The COVID-19 pandemic has led to a significant but uneven invocation of Article 15, with ten new derogations: Latvia, Romania, Armenia, the Republic of Moldova, Estonia, Georgia, Albania, North Macedonia, Serbia, and San Marino. It is worth noting that while many states have introduced similar measures to tackle the pandemic, only 10 states have derogated, with Eastern European states predominating. This could be due to differences in domestic legal systems, as some are better aligned with international law.

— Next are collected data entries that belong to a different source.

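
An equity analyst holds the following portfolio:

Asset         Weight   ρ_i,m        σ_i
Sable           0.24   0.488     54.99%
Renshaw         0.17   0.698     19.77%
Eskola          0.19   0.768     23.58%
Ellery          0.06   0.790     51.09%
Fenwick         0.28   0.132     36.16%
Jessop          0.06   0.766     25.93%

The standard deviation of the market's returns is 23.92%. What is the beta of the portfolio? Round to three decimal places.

0.718

β_Sable = 0.488 × 54.99% / 23.92% = 1.1219
β_Renshaw = 0.698 × 19.77% / 23.92% = 0.5769
β_Eskola = 0.768 × 23.58% / 23.92% = 0.7571
β_Ellery = 0.790 × 51.09% / 23.92% = 1.6873
β_Fenwick = 0.132 × 36.16% / 23.92% = 0.1995
β_Jessop = 0.766 × 25.93% / 23.92% = 0.8304
β_P = Σ w_i β_i = 0.24×1.1219 + 0.17×0.5769 + 0.19×0.7571 + 0.06×1.6873 + 0.28×0.1995 + 0.06×0.8304 = 0.7181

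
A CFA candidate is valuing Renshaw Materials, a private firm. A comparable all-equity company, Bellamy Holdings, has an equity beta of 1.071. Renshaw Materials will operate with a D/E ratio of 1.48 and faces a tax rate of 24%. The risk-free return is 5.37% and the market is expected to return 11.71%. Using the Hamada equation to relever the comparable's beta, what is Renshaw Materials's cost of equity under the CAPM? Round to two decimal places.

19.80%

β_L = β_U × [1 + (1 − t)(D/E)] = 1.071 × [1 + (1 − 0.24) × 1.48]
    = 1.071 × [1 + 0.76 × 1.48] = 1.071 × 2.1248 = 2.2757
MRP = 11.71% − 5.37% = 6.34%
E(R) = R_f + β_L × MRP = 5.37% + 2.2757 × 6.34% = 19.80%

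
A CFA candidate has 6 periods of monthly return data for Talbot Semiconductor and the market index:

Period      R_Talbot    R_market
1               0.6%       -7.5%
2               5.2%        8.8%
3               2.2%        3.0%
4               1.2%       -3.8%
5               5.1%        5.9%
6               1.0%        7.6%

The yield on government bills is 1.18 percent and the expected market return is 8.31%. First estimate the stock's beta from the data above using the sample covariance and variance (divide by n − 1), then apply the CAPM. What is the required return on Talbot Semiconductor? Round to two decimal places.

Mean R_i = (0.6 + 5.2 + 2.2 + 1.2 + 5.1 + 1.0) / 6 = 2.5500%
Mean R_m = (-7.5 + 8.8 + 3.0 − 3.8 + 5.9 + 7.6) / 6 = 2.3333%
Σ(R_i − R̄_i)(R_m − R̄_m) = 45.2900  ⇒  Cov = 45.2900 / 5 = 9.0580
Σ(R_m − R̄_m)² = 217.0333  ⇒  Var(R_m) = 217.0333 / 5 = 43.4067
β = Cov / Var(R_m) = 9.0580 / 43.4067 = 0.2087
MRP = 8.31% − 1.18% = 7.13%
E(R) = R_f + β × MRP = 1.18% + 0.2087 × 7.13% = 2.67%

2.67%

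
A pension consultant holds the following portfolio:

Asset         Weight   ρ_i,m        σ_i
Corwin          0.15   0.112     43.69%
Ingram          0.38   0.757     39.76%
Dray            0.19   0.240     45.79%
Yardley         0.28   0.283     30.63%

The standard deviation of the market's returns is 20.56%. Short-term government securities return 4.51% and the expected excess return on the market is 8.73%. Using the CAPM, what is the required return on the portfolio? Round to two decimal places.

β_Corwin = 0.112 × 43.69% / 20.56% = 0.2380
β_Ingram = 0.757 × 39.76% / 20.56% = 1.4639
β_Dray = 0.240 × 45.79% / 20.56% = 0.5345
β_Yardley = 0.283 × 30.63% / 20.56% = 0.4216
β_P = Σ w_i β_i = 0.15×0.2380 + 0.38×1.4639 + 0.19×0.5345 + 0.28×0.4216 = 0.8116
E(R_P) = R_f + β_P × MRP = 4.51% + 0.8116 × 8.73% = 11.60%

11.60%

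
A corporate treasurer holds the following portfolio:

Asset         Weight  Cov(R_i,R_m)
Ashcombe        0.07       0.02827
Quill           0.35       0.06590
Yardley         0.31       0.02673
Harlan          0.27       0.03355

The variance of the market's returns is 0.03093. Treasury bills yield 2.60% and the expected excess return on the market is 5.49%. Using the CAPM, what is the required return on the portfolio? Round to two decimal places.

10.12%

β_Ashcombe = 0.02827 / 0.03093 = 0.9140
β_Quill = 0.06590 / 0.03093 = 2.1306
β_Yardley = 0.02673 / 0.03093 = 0.8642
β_Harlan = 0.03355 / 0.03093 = 1.0847
β_P = Σ w_i β_i = 0.07×0.9140 + 0.35×2.1306 + 0.31×0.8642 + 0.27×1.0847 = 1.3705
E(R_P) = R_f + β_P × MRP = 2.60% + 1.3705 × 5.49% = 10.12%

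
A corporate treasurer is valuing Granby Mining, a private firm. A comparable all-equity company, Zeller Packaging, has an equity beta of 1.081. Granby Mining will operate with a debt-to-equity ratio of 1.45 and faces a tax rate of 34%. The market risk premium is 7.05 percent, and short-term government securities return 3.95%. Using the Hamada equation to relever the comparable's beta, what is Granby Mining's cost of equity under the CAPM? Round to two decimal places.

18.86%

β_L = β_U × [1 + (1 − t)(D/E)] = 1.081 × [1 + (1 − 0.34) × 1.45]
    = 1.081 × [1 + 0.66 × 1.45] = 1.081 × 1.9570 = 2.1155
E(R) = R_f + β_L × MRP = 3.95% + 2.1155 × 7.05% = 18.86%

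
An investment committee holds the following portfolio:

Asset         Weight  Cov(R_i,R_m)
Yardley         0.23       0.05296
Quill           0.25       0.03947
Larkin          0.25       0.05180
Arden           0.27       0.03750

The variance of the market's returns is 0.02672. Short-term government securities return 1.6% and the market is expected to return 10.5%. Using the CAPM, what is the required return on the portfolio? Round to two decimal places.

16.63%

β_Yardley = 0.05296 / 0.02672 = 1.9820
β_Quill = 0.03947 / 0.02672 = 1.4772
β_Larkin = 0.05180 / 0.02672 = 1.9386
β_Arden = 0.03750 / 0.02672 = 1.4034
β_P = Σ w_i β_i = 0.23×1.9820 + 0.25×1.4772 + 0.25×1.9386 + 0.27×1.4034 = 1.6887
MRP = 10.5% − 1.6% = 8.90%
E(R_P) = R_f + β_P × MRP = 1.6% + 1.6887 × 8.9% = 16.63%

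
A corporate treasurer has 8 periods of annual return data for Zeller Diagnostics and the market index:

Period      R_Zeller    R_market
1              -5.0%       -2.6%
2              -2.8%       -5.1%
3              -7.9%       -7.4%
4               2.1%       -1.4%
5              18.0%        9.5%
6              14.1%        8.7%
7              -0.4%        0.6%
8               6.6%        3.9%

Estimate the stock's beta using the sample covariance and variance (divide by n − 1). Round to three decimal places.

1.438

Mean R_i = (-5.0 − 2.8 − 7.9 + 2.1 + 18.0 + 14.1 − 0.4 + 6.6) / 8 = 3.0875%
Mean R_m = (-2.6 − 5.1 − 7.4 − 1.4 + 9.5 + 8.7 + 0.6 + 3.9) / 8 = 0.7750%
Σ(R_i − R̄_i)(R_m − R̄_m) = 382.8275  ⇒  Cov = 382.8275 / 7 = 54.6896
Σ(R_m − R̄_m)² = 266.1950  ⇒  Var(R_m) = 266.1950 / 7 = 38.0279
β = Cov / Var(R_m) = 54.6896 / 38.0279 = 1.4381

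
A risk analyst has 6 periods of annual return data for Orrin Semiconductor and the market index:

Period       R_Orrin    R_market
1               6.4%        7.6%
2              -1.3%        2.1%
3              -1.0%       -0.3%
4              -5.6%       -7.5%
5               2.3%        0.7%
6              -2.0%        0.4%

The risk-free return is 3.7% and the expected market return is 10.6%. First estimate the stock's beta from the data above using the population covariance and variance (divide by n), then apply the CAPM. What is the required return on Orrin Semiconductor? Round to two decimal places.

Mean R_i = (6.4 − 1.3 − 1.0 − 5.6 + 2.3 − 2.0) / 6 = -0.2000%
Mean R_m = (7.6 + 2.1 − 0.3 − 7.5 + 0.7 + 0.4) / 6 = 0.5000%
Σ(R_i − R̄_i)(R_m − R̄_m) = 89.6200  ⇒  Cov = 89.6200 / 6 = 14.9367
Σ(R_m − R̄_m)² = 117.6600  ⇒  Var(R_m) = 117.6600 / 6 = 19.6100
β = Cov / Var(R_m) = 14.9367 / 19.6100 = 0.7617
MRP = 10.6% − 3.7% = 6.90%
E(R) = R_f + β × MRP = 3.7% + 0.7617 × 6.9% = 8.96%

8.96%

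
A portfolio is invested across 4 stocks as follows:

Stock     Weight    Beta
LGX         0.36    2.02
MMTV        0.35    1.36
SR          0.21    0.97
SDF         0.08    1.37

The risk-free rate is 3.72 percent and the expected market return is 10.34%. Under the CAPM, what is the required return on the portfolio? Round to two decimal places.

β_P = Σ w_i β_i = 0.36×2.02 + 0.35×1.36 + 0.21×0.97 + 0.08×1.37 = 1.5165
MRP = 10.34% − 3.72% = 6.62%
E(R_P) = R_f + β_P × MRP = 3.72% + 1.5165 × 6.62% = 13.76%

13.76%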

As of 2024, eight additional States parties to the ECHR – Albania, Armenia, France, Georgia, Greece, Ireland, Turkey, and the United Kingdom – have exercised their right of derogation. Among them, Greece, Ireland, the United Kingdom, and Turkey have been required to provide justifications for the measures implemented, ensuring compliance with Convention standards.

==Cases==
The following cases are relevant to Article 15 ECHR:

- Greece v. the United Kingdom (1958)
- Lawless v. Ireland (no. 3) (1961)
- Denmark, Norway, Sweden and the Netherlands v. Greece (“The Greek Case”)  (1969)
- Ireland v. the United Kingdom (1978)
- Cyprus v. Turkey (1983)
- Brannigan and McBride v. the United Kingdom (1993)
- Aksoy v. Turkey (1996)
- A. and Others v. the United Kingdom (2009)
- Hassan v. the United Kingdom (2014)
- Şahin Alpay v. Turkey and Mehmet Hasan Altan v. Turkey (2018)
- Pişkin v. Turkey (2020)
- Dareskizb Ltd v. Armenia (2021)

==Reception==
The Court's permissive approach to emergencies has raised criticism in academic scholarship, arguing that it should give more scrutiny to the validity of derogations in order to prevent their use as an escape clause for human rights.